I read that by federal law, Medicare's payments to providers must be held flat. Otherwords, its a zero sum game. If FPs get paid more, then it means somebody else must get paid less. Medicare doesnt allow RVUs to increase across the board.

My question is does Medicare factor population growth and inflation into the equation? Because if not, doctors are screwed over hte long term. The number of docs increases every year, if there is no increase in overall payments to docotrs it means that over the long term, each individual provider gets paid less and less.

Another thing to think about is that the midlevel providers take money out of hte same pie that doctors get. Midlevels are expanding like crazy. There are 10 NP and PA schools for every MD/DO program. The expansion in midlevels means that everybody will get paid less money unless Medicare factors in population growth and inflation.
 
MacGyver said:
I read that by federal law, Medicare's payments to providers must be held flat.
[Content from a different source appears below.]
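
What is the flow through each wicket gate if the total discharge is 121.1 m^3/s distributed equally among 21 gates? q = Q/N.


q = 121.1 / 21 = 5.7667 m^3/s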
Otherwords, its a zero sum game. If FPs get paid more, then it means somebody else must get paid less.

That's the premise of "budget neutrality." I don't think anyone believes that this is a long-term solution, however.
 
From the editorial: "Failure of organized family medicine," I think, explains much of the problem. Seems we have a very weak lobby, although I'm still just getting my feet wet on these things.